E então tive uma brilhante ideia, como de costume! Aproveitei que a porta não fechou por completo e saí pela brecha. Voei o mais rápido que pude até o pátio na esperança de encontrar Magnólia e, graças aos céus, ela ainda estava lá com as outras crianças. Foi fácil localizá-la, pois ela estava usando uma chamativa fita vermelha no cabelo.
— Olga, você não pode apoiar o outro pé no chão quando se inclinar para pegar a pedra. Você precisa continuar com o pé levantado — falou Magnólia, gargalhando.
Fui nada discreto e me coloquei diante do seu campo de visão. Assim que ela me viu, esboçou um sorriso. Tentei fazer mímica para tentar fazê-la entender que eu queria que ela me seguisse.
— Ele quer que você o siga — disse Olga, tentando se equilibrar com um pé só na amarelinha. — É melhor ir logo ou ele não vai te deixar em paz.
Obrigado, Olga!
— Vai por mim, eu sei do que estou falando.
A garota de fita no cabelo riu e me seguiu. Por um momento, voei tão rápido que ela precisou correr para me alcançar. Parei em frente à porta do banheiro e, graças aos deuses do raciocínio, ela entendeu por conta própria que deveria entrar. Entrei logo atrás dela e me escondi perto da lixeira.

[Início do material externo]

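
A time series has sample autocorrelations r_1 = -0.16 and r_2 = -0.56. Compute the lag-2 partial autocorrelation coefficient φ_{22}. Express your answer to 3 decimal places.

-0.601

φ_{22} = (r_2 − r_1²) / (1 − r_1²)
r_1² = (-0.16)² = 0.0256
Numerator = -0.56 − 0.0256 = -0.5856; denominator = 1 − 0.0256 = 0.9744
φ_{22} = -0.5856 / 0.9744 = -0.601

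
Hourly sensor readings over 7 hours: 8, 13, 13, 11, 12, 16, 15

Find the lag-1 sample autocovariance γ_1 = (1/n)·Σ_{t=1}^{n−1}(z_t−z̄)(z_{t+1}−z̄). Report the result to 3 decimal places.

0.688

Mean z̄ = (8 + 13 + 13 + 11 + 12 + 16 + 15)/7 = 12.5714
Σ_{t=1}^{6}(z_t−z̄)(z_{t+1}−z̄) = 4.8163
γ_1 = 4.8163 / 7 = 0.688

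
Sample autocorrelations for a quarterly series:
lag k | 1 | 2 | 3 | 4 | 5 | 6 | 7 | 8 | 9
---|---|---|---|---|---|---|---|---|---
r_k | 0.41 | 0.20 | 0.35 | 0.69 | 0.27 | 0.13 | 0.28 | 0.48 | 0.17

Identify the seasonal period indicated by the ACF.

The largest autocorrelation is r_4 = 0.69, with a weaker echo at lag 8 (0.48); the remaining lags stay at or below 0.41. The elevated value at lag 1 (0.41), dropping to 0.20 at lag 2, reflects decaying short-term dependence rather than seasonality.
The dominant spike at lag 4 indicates a seasonal period of 4.

4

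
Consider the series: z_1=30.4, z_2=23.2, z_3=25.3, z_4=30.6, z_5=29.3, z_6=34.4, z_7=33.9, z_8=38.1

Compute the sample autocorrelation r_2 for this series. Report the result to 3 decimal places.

0.194

Mean z̄ = (30.4 + 23.2 + 25.3 + 30.6 + 29.3 + 34.4 + 33.9 + 38.1)/8 = 30.6500
Numerator Σ_{t=1}^{6}(z_t−z̄)(z_{t+2}−z̄) = 32.2950
Denominator Σ(z_t−z̄)² = 166.1400
r_2 = 32.2950 / 166.1400 = 0.194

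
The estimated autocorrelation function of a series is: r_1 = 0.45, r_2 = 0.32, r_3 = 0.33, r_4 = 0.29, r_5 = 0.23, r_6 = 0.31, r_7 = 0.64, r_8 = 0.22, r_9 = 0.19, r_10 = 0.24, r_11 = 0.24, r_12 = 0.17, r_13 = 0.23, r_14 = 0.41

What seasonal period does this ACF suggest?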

— Celina? Por que você está chorando? O que aconteceu?
— A diretora Matilda conversou comigo...
— E qual era o assunto?
— A adoção das minhas irmãs.
— Espera... apenas a das suas irmãs? Mas e você?
— Ela disse que pode conseguir um lar para elas, mas não para mim...
Laurela entrou no banheiro de repente.
— Ah, desculpa... Eu não queria interromper...
— Tudo bem, nós já estávamos de saída — falou Magnólia, séria, esticando a mão para ajudar Celina a se levantar. — Vem, vamos conversar no quarto. Não tem ninguém lá, as meninas estão todas no pátio.